Finance constraints on using the new deregulated space. The independence of these three gateways for ’34 Act regulations means that practically the only companies that can effectively prosper in this new deregulated space are those that do not need the liquidity for their shareholders provided by the trading opportunities on a stock exchange and do not need the capital that can be obtained through a public offering. In the time since 1964, that has not seemed to be an especially large number (although reliable information is hard to come by) but financial innovation of recent years has definitively increased the potential number of occupants of this space. For example, the number of years prior to a company’s IPO has increased significantly over the last decade or more. In the interim, companies have found other sources of capital—private equity or venture funds—to meet their growth needs. For liquidity, advances in technology and changes in regulation have made it possible for new platforms to meet the need. SecondMarket and SharesPost represent a trading business outside of exchanges with a volume already past several billion in share traffic. The number of companies outside the ’34 Act coverage is likely to be higher than it has been since 1964 when larger companies with shares traded over the counter were brought within the ’34 Act.

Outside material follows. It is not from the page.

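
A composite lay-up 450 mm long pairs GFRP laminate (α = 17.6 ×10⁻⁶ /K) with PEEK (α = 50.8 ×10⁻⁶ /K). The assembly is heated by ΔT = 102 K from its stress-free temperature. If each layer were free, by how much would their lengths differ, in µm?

Δα = |17.6 − 50.8|×10⁻⁶/K = 33.2×10⁻⁶/K.
ΔL_mismatch = Δα·L·ΔT = 33.2×10⁻⁶ × 450.0 mm × 102.0 K = 1520 µm.

1520 µm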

Areas of concern going forward. As the JOBS Act has broadened the deregulated space under the ’34 Act, it has continued to use “record” shareholding to define that line. Thus, the number of shareholders who are counted are those on the books of the company. If shares are held in “street name”, for example, or through any other intermediary, they would not be counted and the potential for evasion should seem evident. Since after the 1964 legislation, the SEC has had an anti-evasion rule to address efforts to avoid the record threshold limit and the JOBS Act calls on the SEC to study whether additional enforcement tools are needed. More generally, there is reason to question whether relying on record shareholder making any sense in our modern electronic economy where use of street names is so easy. Using market capitalization and public float seems to have more potential going forward. More generally, there is reason to worry whether stock exchange listing is a viable metric for ’34 Act coverage going forward giving the changes in trading platforms mentioned above. It is this gap in current views about the “publicness” that Don Langevoort and I explore in our article on “Publicness in Contemporary Securities Regulation” here. A second area of concern that teachers ought to keep in mind is the growing importance that the accredited investor term will have and the impact of coming SEC rule-making on the topic. At the moment, the term is used for determining ability to comet within exemptions under the 1933 Act. The JOBS Act thrusts it into a much broader use in which companies will need to make a count of their shareholders at the end of each of their fiscal years before they go public. This task will be more difficult than it has been in the ’33 Act context and likely will raise questions that are not yet visible to us. This may push us toward a bifurcated public markets, one with just accredited investors where there will be no regulation and the other for unaccredited investors where there will be the traditional regulation of the ’34 Act.